Und noch eine kleine zynische Spitze bietet der Zeitpunkt zu dem sich all das ereignet. Gerade fragt das Detroit-Projekt, welche Impulse Künstler der postindustriellen Stadt geben können. Knapp 1,5 Millionen Euro haben Urbane Künste Ruhr und das Schauspielhaus Bochum für die Beantwortung dieser Frage zur Verfügung. Ein Projekt ist eine One Man Sauna von modulorbeat, die gerade auf dem Gelände des FKT zu Gast ist. Auch im FKT wurden die Pflanzcontainer gezimmert, die derzeit die grüne Bühne auf dem Schauspielhaus-Vorplatz bilden. Das FKT ist die beste Antwort darauf, was Künstler für eine Stadt leisten können, aber Michael Townsend interessiert das eben nicht. Und die Medizintechnik gehört einfach auf die Fläche des ehemaligen Opelwerkes, aber da müsste mit dem Umzug ja noch ein oder zwei Jahre gewartet werden. Hoffentlich sind dann noch genug Unternehmen da, die sich nicht schon irgendwo in Wohngebieten breit gemacht haben, weil Michael Townsend mal wieder nichts getan hat. Nichts für die Kultur und nichts für die Stadt Bochum.
Ich finde Herr Townsend hat recht. Das mit der Kreativwirtschaft ist doch eine Lachnummer und ein Gemeinschaftsgarten wird nie Gewerbesteuer zahlen.
„Das FKT ist die beste Antwort darauf, was Künstler für eine Stadt leisten können“, nämlich Pflanzcontainer und mit ordentlich Landesmitteln finanzierte Betonblöcke als „One Man Sauna“ (die, by the way, einer postindustriellen Stadt nochmal genau welchen wichtigen Impuls gibt?). Wenn das die beste Antwort ist, wie sehen dann erst die nicht ganz so guten aus?
Es gibt doch viele leerstehende Gebäude – die FKT-Leute werden doch sicher schnell in Bochum etwas günstiges mieten können.
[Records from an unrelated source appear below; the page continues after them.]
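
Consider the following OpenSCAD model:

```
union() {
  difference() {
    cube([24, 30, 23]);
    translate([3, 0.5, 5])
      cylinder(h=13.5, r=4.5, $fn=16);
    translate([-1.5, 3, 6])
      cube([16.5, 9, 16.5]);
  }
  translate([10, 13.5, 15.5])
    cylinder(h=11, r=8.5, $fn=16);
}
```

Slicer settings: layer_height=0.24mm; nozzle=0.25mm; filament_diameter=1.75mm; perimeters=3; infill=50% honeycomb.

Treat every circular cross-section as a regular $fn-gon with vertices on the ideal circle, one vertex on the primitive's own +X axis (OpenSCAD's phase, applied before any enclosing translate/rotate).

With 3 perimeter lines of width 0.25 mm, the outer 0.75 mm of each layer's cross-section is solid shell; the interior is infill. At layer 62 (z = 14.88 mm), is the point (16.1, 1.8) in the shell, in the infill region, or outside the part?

infill

At z = 14.88 mm: the cube (footprint 24×30) is included at this height; the cylinder at (3, 0.5): section is a regular 16-gon, circumradius r=4.5; the 16.5×9 cube at (-1.5, 3) contributes its full rectangle; Taking the first minus the rest: starting from the 24×30 cube, the r=4.5 cylinder at (3, 0.5) partially overlaps it — only the 31.45 mm² overlap (of its 61.99 mm²) is removed, clipping the outline; the 16.5×9 cube at (-1.5, 3) partially overlaps it — only the 125.27 mm² overlap (of its 148.50 mm²) is removed, clipping the outline — 1 connected region; the cylinder at (10, 13.5) does not reach this height (z outside [15.5, 26.5]); Combining (union): only the result so far is present, so the union is just that shape — 1 connected region. Overall, the cross-section is a single solid region. The nearest boundary edge runs (6.64, 3.00)→(15.00, 3.00); distance from the point to it = 1.63 mm. The point is inside the cross-section and 1.63 mm from the nearest boundary — more than the 0.75 mm shell width (3 × 0.25), so it's in the infill interior.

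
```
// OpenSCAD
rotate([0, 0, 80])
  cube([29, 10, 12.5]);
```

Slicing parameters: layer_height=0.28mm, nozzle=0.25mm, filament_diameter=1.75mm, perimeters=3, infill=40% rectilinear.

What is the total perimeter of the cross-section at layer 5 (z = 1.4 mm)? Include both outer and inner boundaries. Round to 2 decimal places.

78.00 mm

At z = 1.4 mm: the cube (footprint 29×10) is included at this height (perimeter 78.00 mm); (rotated 80° about Z; rotation is an isometry so areas/perimeters/island counts are preserved). Overall, the cross-section is a single solid region. Total boundary length (outer) = 78.00 mm.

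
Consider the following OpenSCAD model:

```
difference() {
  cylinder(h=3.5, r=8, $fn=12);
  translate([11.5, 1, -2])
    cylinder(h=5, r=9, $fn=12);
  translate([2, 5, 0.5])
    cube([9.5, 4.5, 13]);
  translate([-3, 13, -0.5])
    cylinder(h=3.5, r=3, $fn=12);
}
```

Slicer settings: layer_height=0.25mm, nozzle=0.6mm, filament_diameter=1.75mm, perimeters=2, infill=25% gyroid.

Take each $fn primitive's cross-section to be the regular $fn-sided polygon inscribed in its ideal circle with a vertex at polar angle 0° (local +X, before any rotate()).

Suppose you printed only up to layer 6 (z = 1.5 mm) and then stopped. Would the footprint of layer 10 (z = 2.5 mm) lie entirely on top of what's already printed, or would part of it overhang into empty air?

Compare the two slices. At z = 1.5: the r=8 cylinder gives a regular 12-gon of circumradius 8 (constant along its height) (area = (12/2)·8.000²·sin(360°/12) = 192.00 mm²); the cylinder at (11.5, 1): section is a regular 12-gon, circumradius r=9 (area = (12/2)·9.000²·sin(360°/12) = 243.00 mm²); the cube at (2, 5) is present — its section is the full 9.5×4.5 rectangle (area 42.75 mm²); the cylinder at (-3, 13): section is a regular 12-gon, circumradius r=3 (area = (12/2)·3.000²·sin(360°/12) = 27.00 mm²); After the difference (first − rest): starting from the r=8 cylinder (192.00 mm²), the r=9 cylinder at (11.5, 1) partially overlaps it — only the 41.67 mm² overlap (of its 243.00 mm²) is removed, clipping the outline; the 9.5×4.5 cube at (2, 5) partially overlaps it — only the 4.49 mm² overlap (of its 42.75 mm²) is removed, clipping the outline; the r=3 cylinder at (-3, 13) misses the remaining region (no effect) — area = 145.84 mm². At z = 2.5: the cylinder: section is a regular 12-gon, circumradius r=8 (area = (12/2)·8.000²·sin(360°/12) = 192.00 mm²); the r=9 cylinder at (11.5, 1) gives a regular 12-gon of circumradius 9 (constant along its height) (area = (12/2)·9.000²·sin(360°/12) = 243.00 mm²); the cube at (2, 5) is present — its section is the full 9.5×4.5 rectangle (area 42.75 mm²); the r=3 cylinder at (-3, 13) gives a regular 12-gon of circumradius 3 (constant along its height) (area = (12/2)·3.000²·sin(360°/12) = 27.00 mm²); Subtracting the remaining from the first: starting from the r=8 cylinder (192.00 mm²), the r=9 cylinder at (11.5, 1) partially overlaps it — only the 41.67 mm² overlap (of its 243.00 mm²) is removed, clipping the outline; the 9.5×4.5 cube at (2, 5) partially overlaps it — only the 4.49 mm² overlap (of its 42.75 mm²) is removed, clipping the outline; the r=3 cylinder at (-3, 13) misses the remaining region (no effect) — area = 145.84 mm². Checking containment: the cross-section at z = 2.5 is a subset of the cross-section at z = 1.5.

entirely on top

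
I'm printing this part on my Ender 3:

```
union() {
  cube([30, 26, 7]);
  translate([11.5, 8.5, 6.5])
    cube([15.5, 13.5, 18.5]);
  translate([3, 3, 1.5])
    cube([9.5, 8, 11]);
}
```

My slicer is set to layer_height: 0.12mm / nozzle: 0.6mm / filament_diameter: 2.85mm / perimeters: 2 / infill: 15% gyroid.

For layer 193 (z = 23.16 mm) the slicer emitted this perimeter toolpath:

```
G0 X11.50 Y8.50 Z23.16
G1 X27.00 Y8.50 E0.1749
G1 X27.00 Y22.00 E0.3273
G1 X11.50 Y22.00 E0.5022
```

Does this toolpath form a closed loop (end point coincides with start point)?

no

Start point (G0): (11.50, 8.50). End point (last G1): the path does not return to the start — open.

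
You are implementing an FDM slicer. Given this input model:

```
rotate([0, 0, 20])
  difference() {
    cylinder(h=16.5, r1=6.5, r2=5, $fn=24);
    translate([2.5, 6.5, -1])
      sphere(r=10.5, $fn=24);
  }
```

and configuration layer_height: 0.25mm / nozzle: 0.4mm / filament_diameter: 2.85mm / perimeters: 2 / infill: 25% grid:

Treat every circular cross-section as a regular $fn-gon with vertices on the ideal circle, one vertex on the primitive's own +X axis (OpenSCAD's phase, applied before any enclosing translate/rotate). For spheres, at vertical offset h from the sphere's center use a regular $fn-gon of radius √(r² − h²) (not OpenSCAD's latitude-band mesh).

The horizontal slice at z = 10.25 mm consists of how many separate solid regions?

1

At z = 10.25 mm: the cone: at t=0.621 of its height the radius interpolates to r₁+(r₂−r₁)t = 5.568, giving a regular 24-gon of that circumradius; the sphere at (2.5, 6.5) is absent (|z−center|=11.250 > r=10.5); Taking the first minus the rest: none of the subtracted shapes is present at this height, so the cone is unchanged — 1 connected region; (whole slice rotated 20° about Z — lengths, areas and connectivity unchanged). The result has 1 disconnected region.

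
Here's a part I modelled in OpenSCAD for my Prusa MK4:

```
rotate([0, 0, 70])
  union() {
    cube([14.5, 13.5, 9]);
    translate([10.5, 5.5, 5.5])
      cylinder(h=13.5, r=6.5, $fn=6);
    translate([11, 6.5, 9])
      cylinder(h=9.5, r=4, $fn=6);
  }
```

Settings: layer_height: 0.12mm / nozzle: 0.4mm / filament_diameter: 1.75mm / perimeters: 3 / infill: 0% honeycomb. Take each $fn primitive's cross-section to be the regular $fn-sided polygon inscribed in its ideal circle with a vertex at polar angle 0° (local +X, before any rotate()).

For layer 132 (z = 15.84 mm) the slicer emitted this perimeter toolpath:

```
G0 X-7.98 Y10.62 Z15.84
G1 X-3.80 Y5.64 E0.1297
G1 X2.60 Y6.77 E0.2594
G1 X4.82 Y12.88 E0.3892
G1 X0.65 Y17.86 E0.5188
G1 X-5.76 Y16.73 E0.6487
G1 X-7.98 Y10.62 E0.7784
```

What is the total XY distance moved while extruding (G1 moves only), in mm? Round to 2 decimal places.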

… oder Kaufen 400.000 haben sie ja schon (fast) zusammen 😉
Sorry, hier werden ja verschiedene Dinge durcheinander geworfen. Sowohl die grüne Bühne als auch die One-Man-Sauna sind Projekte des Detroitprojekts, die hier nur genannt werden, weil das Detroit-Projekt für die Realisierung die bestehende Infrastruktur des FKTs nutzt. Die Impulse, die das FKT in den Stadtteil senden könnte, gehen über bereits Bestehendes wie Workshops und Ausstellungen hinaus, indem – wie weiter oben im Artikel dargestellt – hier ein Stadtteilzentrum entstehen könnte, das in Kooperation mit weiteren Institutionen wie der VHS als offener Treffpunkt und Bildungseinrichtung arbeitet.
@Rambo
wenn da etwas nach 4 Jahren entstehen könnte finde ich das etwas spät.
Die Stadt hat kein Geld, jeder EURO der in das FKT fließen könnte muss anderswo im Kulurhaushalt (!) gespart werden. Und dem dürften die nächsten 10 Jahre noch die 2 MIO zu schaffen machen, die im Schloßpark Weitmar letztlich „versenkt“ wurden.
@Wolfgang: Mannmannmann…..bitte richtig lesen: Das FKT wollte niemals Geld von der Stadt Bochum, der Förderantrag sollte ans Land NRW gehen.
@ Rambo da dürfte es aber wenige Möglichkeiten geben ohne das Komplimentärmittel der Stadt eingesetzt werden müssen, außerdem ist das Land auch pleite 😉
Letztendlich wenn Krupp verkauft hat, hat zuerst das FKT falsch verhandelt, ich denke nicht dass man das Herrn Townsend anlasten kann.
…das mit 220 Mrd verschuldete Land NRW, dass bis 2020 eigentlich seine Neuverschuldung zurückfahren muss, dieses Land NRW?
Warum wollte Stapleline überhaupt von der Universitätsstraße weg und warum sind sie nicht gleich in die Leerstände direkt an der Allestraße gegangen? Warum war ihnen gerade der Standort an der Bessemer Straße so wichtig? Weiß das hier einer?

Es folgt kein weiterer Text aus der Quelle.